We've gotten into a pattern around this house. It sounds something like this. Note that "her" pretty much refers to any member of the family that isn't me:
Her: Dad! Spider!
Me: Yeah? So?
Her: Kill it!
Me: You kill it!
Her: Uh uh. That's your job. I'm not going near no scary spider nuh uh.
(dad begrudgingly gets up from couch, squishes spider, and returns to couch)
Her: Did you wash your hands?
Me: Why would I do that? I used a tissue to squish it.
Her: You HAVE to wash your hands! Please dad, for god's sake, you're touching the couch after squishing an ooky spider!
Me: You don't seem to have a problem lying right where Daisy spent the last hour licking her own crotch.
Me: Sigh...fine....if it will make you go away....
Basically, any time I hear someone in the house yell something that starts with "Dad!", I immediately cringe, realizing it means more work for me.
I started giving this a little thought and, frankly, I'm doing my children a great disservice by taking care of many of the tasks around the house that they
So, I've decided it's time for a little survival boot camp.
After a modicum of consideration and perhaps a Sam Adams or two, I've come up with a list of practical, everyday tasks that Things #1 and #2 need to learn if they are ever to avoid that wolverine attack. Here's what I've come up with so far. Please feel free to suggest others.
- How to run the lawn mower without losing a toe
- How to use the leaf blower AND get the leaves to successfully form a pile
- How to run the dishwasher. Wait - how to LOAD and run the dishwasher. There's an art to it properly, so you don't end up with bowls full of water and that one fork with the rice stuck in it, after all.
- How to push that little red button on the GFCI outlet after attempting to run the hair dryer at the same time as the hair straightener and tripping the breaker.

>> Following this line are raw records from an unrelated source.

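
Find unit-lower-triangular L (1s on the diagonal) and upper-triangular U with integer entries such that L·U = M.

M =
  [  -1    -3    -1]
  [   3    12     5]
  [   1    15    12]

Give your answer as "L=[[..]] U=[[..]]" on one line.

L=[[1,0,0],[-3,1,0],[-1,4,1]] U=[[-1,-3,-1],[0,3,2],[0,0,3]]

  r1 -= -3·r0 → [0,3,2]
  r2 -= -1·r0 → [0,12,11]
  r2 -= 4·r1 → [0,0,3]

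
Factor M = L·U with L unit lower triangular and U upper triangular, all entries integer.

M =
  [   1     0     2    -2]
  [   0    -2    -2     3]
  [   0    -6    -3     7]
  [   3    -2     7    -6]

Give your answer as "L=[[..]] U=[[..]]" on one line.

L=[[1,0,0,0],[0,1,0,0],[0,3,1,0],[3,1,1,1]] U=[[1,0,2,-2],[0,-2,-2,3],[0,0,3,-2],[0,0,0,-1]]

  row1 -= 0·row0 → [0,-2,-2,3]
  row2 -= 0·row0 → [0,-6,-3,7]
  row3 -= 3·row0 → [0,-2,1,0]
  row2 -= 3·row1 → [0,0,3,-2]
  row3 -= 1·row1 → [0,0,3,-3]
  row3 -= 1·row2 → [0,0,0,-1]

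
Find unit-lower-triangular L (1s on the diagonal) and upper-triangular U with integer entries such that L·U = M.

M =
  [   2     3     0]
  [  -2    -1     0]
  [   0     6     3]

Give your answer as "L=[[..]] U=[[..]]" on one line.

  r1 -= -1·r0 → [0,2,0]
  r2 -= 0·r0 → [0,6,3]
  r2 -= 3·r1 → [0,0,3]

L=[[1,0,0],[-1,1,0],[0,3,1]] U=[[2,3,0],[0,2,0],[0,0,3]]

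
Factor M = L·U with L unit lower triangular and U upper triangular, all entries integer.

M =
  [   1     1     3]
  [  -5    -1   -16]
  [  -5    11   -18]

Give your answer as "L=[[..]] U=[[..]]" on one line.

  R1 -= -5·R0 → [0,4,-1]
  R2 -= -5·R0 → [0,16,-3]
  R2 -= 4·R1 → [0,0,1]

L=[[1,0,0],[-5,1,0],[-5,4,1]] U=[[1,1,3],[0,4,-1],[0,0,1]]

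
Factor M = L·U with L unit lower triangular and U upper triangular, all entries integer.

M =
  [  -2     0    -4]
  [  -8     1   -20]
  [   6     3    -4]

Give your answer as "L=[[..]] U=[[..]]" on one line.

L=[[1,0,0],[4,1,0],[-3,3,1]] U=[[-2,0,-4],[0,1,-4],[0,0,-4]]

  row1 -= 4·row0 → [0,1,-4]
  row2 -= -3·row0 → [0,3,-16]
  row2 -= 3·row1 → [0,0,-4]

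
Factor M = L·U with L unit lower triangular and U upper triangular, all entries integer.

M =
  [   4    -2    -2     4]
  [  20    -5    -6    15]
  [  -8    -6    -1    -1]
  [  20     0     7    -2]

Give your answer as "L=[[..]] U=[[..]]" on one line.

L=[[1,0,0,0],[5,1,0,0],[-2,-2,1,0],[5,2,3,1]] U=[[4,-2,-2,4],[0,5,4,-5],[0,0,3,-3],[0,0,0,-3]]

  r1 -= 5·r0 → [0,5,4,-5]
  r2 -= -2·r0 → [0,-10,-5,7]
  r3 -= 5·r0 → [0,10,17,-22]
  r2 -= -2·r1 → [0,0,3,-3]
  r3 -= 2·r1 → [0,0,9,-12]
  r3 -= 3·r2 → [0,0,0,-3]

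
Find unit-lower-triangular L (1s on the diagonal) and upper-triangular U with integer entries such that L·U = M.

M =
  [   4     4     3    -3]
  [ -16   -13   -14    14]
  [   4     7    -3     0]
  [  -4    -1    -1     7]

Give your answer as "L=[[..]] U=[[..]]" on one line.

  R1 -= -4·R0 → [0,3,-2,2]
  R2 -= 1·R0 → [0,3,-6,3]
  R3 -= -1·R0 → [0,3,2,4]
  R2 -= 1·R1 → [0,0,-4,1]
  R3 -= 1·R1 → [0,0,4,2]
  R3 -= -1·R2 → [0,0,0,3]

L=[[1,0,0,0],[-4,1,0,0],[1,1,1,0],[-1,1,-1,1]] U=[[4,4,3,-3],[0,3,-2,2],[0,0,-4,1],[0,0,0,3]]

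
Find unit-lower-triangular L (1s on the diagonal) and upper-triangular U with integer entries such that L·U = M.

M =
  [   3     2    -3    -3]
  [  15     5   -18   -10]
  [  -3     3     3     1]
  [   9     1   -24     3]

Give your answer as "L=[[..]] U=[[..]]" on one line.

L=[[1,0,0,0],[5,1,0,0],[-1,-1,1,0],[3,1,4,1]] U=[[3,2,-3,-3],[0,-5,-3,5],[0,0,-3,3],[0,0,0,-5]]

  row1 -= 5·row0 → [0,-5,-3,5]
  row2 -= -1·row0 → [0,5,0,-2]
  row3 -= 3·row0 → [0,-5,-15,12]
  row2 -= -1·row1 → [0,0,-3,3]
  row3 -= 1·row1 → [0,0,-12,7]
  row3 -= 4·row2 → [0,0,0,-5]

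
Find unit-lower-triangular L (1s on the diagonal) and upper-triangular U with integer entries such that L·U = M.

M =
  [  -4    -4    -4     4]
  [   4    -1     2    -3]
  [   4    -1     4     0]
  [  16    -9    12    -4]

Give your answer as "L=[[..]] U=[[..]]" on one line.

L=[[1,0,0,0],[-1,1,0,0],[-1,1,1,0],[-4,5,3,1]] U=[[-4,-4,-4,4],[0,-5,-2,1],[0,0,2,3],[0,0,0,-2]]

  row1 -= -1·row0 → [0,-5,-2,1]
  row2 -= -1·row0 → [0,-5,0,4]
  row3 -= -4·row0 → [0,-25,-4,12]
  row2 -= 1·row1 → [0,0,2,3]
  row3 -= 5·row1 → [0,0,6,7]
  row3 -= 3·row2 → [0,0,0,-2]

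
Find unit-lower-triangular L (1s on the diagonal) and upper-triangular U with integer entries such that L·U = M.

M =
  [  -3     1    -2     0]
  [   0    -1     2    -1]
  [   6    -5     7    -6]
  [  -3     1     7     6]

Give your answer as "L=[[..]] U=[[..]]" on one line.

L=[[1,0,0,0],[0,1,0,0],[-2,3,1,0],[1,0,-3,1]] U=[[-3,1,-2,0],[0,-1,2,-1],[0,0,-3,-3],[0,0,0,-3]]

  r1 -= 0·r0 → [0,-1,2,-1]
  r2 -= -2·r0 → [0,-3,3,-6]
  r3 -= 1·r0 → [0,0,9,6]
  r2 -= 3·r1 → [0,0,-3,-3]
  r3 -= 0·r1 → [0,0,9,6]
  r3 -= -3·r2 → [0,0,0,-3]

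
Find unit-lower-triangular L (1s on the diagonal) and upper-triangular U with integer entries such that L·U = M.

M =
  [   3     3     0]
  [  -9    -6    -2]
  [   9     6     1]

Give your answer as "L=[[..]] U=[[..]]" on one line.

L=[[1,0,0],[-3,1,0],[3,-1,1]] U=[[3,3,0],[0,3,-2],[0,0,-1]]

  row1 -= -3·row0 → [0,3,-2]
  row2 -= 3·row0 → [0,-3,1]
  row2 -= -1·row1 → [0,0,-1]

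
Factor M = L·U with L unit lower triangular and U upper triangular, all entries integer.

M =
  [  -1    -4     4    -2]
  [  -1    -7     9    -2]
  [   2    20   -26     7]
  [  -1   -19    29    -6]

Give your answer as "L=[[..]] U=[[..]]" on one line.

  R1 -= 1·R0 → [0,-3,5,0]
  R2 -= -2·R0 → [0,12,-18,3]
  R3 -= 1·R0 → [0,-15,25,-4]
  R2 -= -4·R1 → [0,0,2,3]
  R3 -= 5·R1 → [0,0,0,-4]
  R3 -= 0·R2 → [0,0,0,-4]

L=[[1,0,0,0],[1,1,0,0],[-2,-4,1,0],[1,5,0,1]] U=[[-1,-4,4,-2],[0,-3,5,0],[0,0,2,3],[0,0,0,-4]]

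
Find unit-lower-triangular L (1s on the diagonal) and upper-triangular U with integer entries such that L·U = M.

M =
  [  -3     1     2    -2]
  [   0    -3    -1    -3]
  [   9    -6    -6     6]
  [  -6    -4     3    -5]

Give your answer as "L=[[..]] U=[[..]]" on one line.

L=[[1,0,0,0],[0,1,0,0],[-3,1,1,0],[2,2,1,1]] U=[[-3,1,2,-2],[0,-3,-1,-3],[0,0,1,3],[0,0,0,2]]

  r1 -= 0·r0 → [0,-3,-1,-3]
  r2 -= -3·r0 → [0,-3,0,0]
  r3 -= 2·r0 → [0,-6,-1,-1]
  r2 -= 1·r1 → [0,0,1,3]
  r3 -= 2·r1 → [0,0,1,5]
  r3 -= 1·r2 → [0,0,0,2]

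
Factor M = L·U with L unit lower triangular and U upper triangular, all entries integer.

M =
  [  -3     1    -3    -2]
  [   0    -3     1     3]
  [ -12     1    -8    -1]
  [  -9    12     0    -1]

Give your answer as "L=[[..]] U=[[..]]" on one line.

  R1 -= 0·R0 → [0,-3,1,3]
  R2 -= 4·R0 → [0,-3,4,7]
  R3 -= 3·R0 → [0,9,9,5]
  R2 -= 1·R1 → [0,0,3,4]
  R3 -= -3·R1 → [0,0,12,14]
  R3 -= 4·R2 → [0,0,0,-2]

L=[[1,0,0,0],[0,1,0,0],[4,1,1,0],[3,-3,4,1]] U=[[-3,1,-3,-2],[0,-3,1,3],[0,0,3,4],[0,0,0,-2]]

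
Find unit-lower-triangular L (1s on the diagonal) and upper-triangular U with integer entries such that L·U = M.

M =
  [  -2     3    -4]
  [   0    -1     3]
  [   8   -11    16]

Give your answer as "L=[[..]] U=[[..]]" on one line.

L=[[1,0,0],[0,1,0],[-4,-1,1]] U=[[-2,3,-4],[0,-1,3],[0,0,3]]

  R1 -= 0·R0 → [0,-1,3]
  R2 -= -4·R0 → [0,1,0]
  R2 -= -1·R1 → [0,0,3]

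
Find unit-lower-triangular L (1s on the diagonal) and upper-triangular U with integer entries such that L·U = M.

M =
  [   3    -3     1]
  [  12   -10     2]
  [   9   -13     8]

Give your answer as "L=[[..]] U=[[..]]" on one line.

L=[[1,0,0],[4,1,0],[3,-2,1]] U=[[3,-3,1],[0,2,-2],[0,0,1]]

  R1 -= 4·R0 → [0,2,-2]
  R2 -= 3·R0 → [0,-4,5]
  R2 -= -2·R1 → [0,0,1]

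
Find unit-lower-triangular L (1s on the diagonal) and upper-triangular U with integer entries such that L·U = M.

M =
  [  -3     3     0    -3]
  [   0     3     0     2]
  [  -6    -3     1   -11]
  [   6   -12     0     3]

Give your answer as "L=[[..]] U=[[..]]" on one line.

L=[[1,0,0,0],[0,1,0,0],[2,-3,1,0],[-2,-2,0,1]] U=[[-3,3,0,-3],[0,3,0,2],[0,0,1,1],[0,0,0,1]]

  row1 -= 0·row0 → [0,3,0,2]
  row2 -= 2·row0 → [0,-9,1,-5]
  row3 -= -2·row0 → [0,-6,0,-3]
  row2 -= -3·row1 → [0,0,1,1]
  row3 -= -2·row1 → [0,0,0,1]
  row3 -= 0·row2 → [0,0,0,1]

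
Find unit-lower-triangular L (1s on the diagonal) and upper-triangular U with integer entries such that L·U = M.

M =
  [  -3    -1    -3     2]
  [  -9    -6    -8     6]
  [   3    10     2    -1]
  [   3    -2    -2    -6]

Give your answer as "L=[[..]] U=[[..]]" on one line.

L=[[1,0,0,0],[3,1,0,0],[-1,-3,1,0],[-1,1,-3,1]] U=[[-3,-1,-3,2],[0,-3,1,0],[0,0,2,1],[0,0,0,-1]]

  r1 -= 3·r0 → [0,-3,1,0]
  r2 -= -1·r0 → [0,9,-1,1]
  r3 -= -1·r0 → [0,-3,-5,-4]
  r2 -= -3·r1 → [0,0,2,1]
  r3 -= 1·r1 → [0,0,-6,-4]
  r3 -= -3·r2 → [0,0,0,-1]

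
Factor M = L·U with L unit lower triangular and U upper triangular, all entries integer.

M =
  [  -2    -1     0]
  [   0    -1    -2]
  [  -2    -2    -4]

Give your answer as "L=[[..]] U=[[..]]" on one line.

L=[[1,0,0],[0,1,0],[1,1,1]] U=[[-2,-1,0],[0,-1,-2],[0,0,-2]]

  R1 -= 0·R0 → [0,-1,-2]
  R2 -= 1·R0 → [0,-1,-4]
  R2 -= 1·R1 → [0,0,-2]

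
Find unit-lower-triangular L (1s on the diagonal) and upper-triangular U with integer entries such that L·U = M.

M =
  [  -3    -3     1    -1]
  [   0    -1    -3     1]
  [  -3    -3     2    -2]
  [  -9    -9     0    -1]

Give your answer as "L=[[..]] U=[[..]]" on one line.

  R1 -= 0·R0 → [0,-1,-3,1]
  R2 -= 1·R0 → [0,0,1,-1]
  R3 -= 3·R0 → [0,0,-3,2]
  R2 -= 0·R1 → [0,0,1,-1]
  R3 -= 0·R1 → [0,0,-3,2]
  R3 -= -3·R2 → [0,0,0,-1]

L=[[1,0,0,0],[0,1,0,0],[1,0,1,0],[3,0,-3,1]] U=[[-3,-3,1,-1],[0,-1,-3,1],[0,0,1,-1],[0,0,0,-1]]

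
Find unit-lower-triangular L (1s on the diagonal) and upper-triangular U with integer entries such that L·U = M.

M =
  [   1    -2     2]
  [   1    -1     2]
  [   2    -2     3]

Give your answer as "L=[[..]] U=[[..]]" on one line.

L=[[1,0,0],[1,1,0],[2,2,1]] U=[[1,-2,2],[0,1,0],[0,0,-1]]

  R1 -= 1·R0 → [0,1,0]
  R2 -= 2·R0 → [0,2,-1]
  R2 -= 2·R1 → [0,0,-1]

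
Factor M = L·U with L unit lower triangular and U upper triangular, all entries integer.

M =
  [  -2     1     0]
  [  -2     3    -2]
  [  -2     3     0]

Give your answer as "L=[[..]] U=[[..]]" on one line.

L=[[1,0,0],[1,1,0],[1,1,1]] U=[[-2,1,0],[0,2,-2],[0,0,2]]

  R1 -= 1·R0 → [0,2,-2]
  R2 -= 1·R0 → [0,2,0]
  R2 -= 1·R1 → [0,0,2]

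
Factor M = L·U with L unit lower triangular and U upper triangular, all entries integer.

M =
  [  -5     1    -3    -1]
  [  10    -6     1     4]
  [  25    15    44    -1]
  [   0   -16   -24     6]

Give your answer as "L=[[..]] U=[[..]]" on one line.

  row1 -= -2·row0 → [0,-4,-5,2]
  row2 -= -5·row0 → [0,20,29,-6]
  row3 -= 0·row0 → [0,-16,-24,6]
  row2 -= -5·row1 → [0,0,4,4]
  row3 -= 4·row1 → [0,0,-4,-2]
  row3 -= -1·row2 → [0,0,0,2]

L=[[1,0,0,0],[-2,1,0,0],[-5,-5,1,0],[0,4,-1,1]] U=[[-5,1,-3,-1],[0,-4,-5,2],[0,0,4,4],[0,0,0,2]]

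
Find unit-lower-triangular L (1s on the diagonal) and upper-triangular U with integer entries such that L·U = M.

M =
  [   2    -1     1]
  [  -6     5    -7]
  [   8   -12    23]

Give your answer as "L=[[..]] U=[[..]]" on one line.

L=[[1,0,0],[-3,1,0],[4,-4,1]] U=[[2,-1,1],[0,2,-4],[0,0,3]]

  row1 -= -3·row0 → [0,2,-4]
  row2 -= 4·row0 → [0,-8,19]
  row2 -= -4·row1 → [0,0,3]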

- How to stop the toilet from overflowing
- How to use the plunger on a clogged toilet
- How to clean the plunger after use
- How to use a shovel
- How to sweep the floor and not make it look worse than when you started
- How to get dad another Sam Adams. Wait - how to get a Sam Adams AND pop the top
- How to light the gas stove without blowing up the house.
- How to turn off the gas stove so as not to blow up the house
- How to call the fire department after you've blown up the house
- How to use the vacuum cleaner
- How to unclog the hair from the vacuum cleaner
- How to unclog the hair from the drain
- How to untangle the hair from the ceiling fan (don't ask...it's a thing)
- How to clean that backside of the hairdryer, where all the dust collects
- Yeah, there's issues with hair around this place.
- How hanging a 5 lb. picture on a wall should involve a nail, not an entire roll of scotch tape.
- How to hammer a nail
- How to change a light bulb
- How to close the freaking door behind you, what do you live in a barn?
- How to put the vegetable drawer back on it's track in the fridge after you've pulled it out too far, rather than just jamming it in there with the refrigerator door half closed.
- How to read an error message on the computer screen and remember what it said just before the computer ignited, rather than just telling me, "dad, something's wrong with the computer".
- How to squish your own damned spider.
It seems I have a lot of work ahead of me. I'd better get another beer first.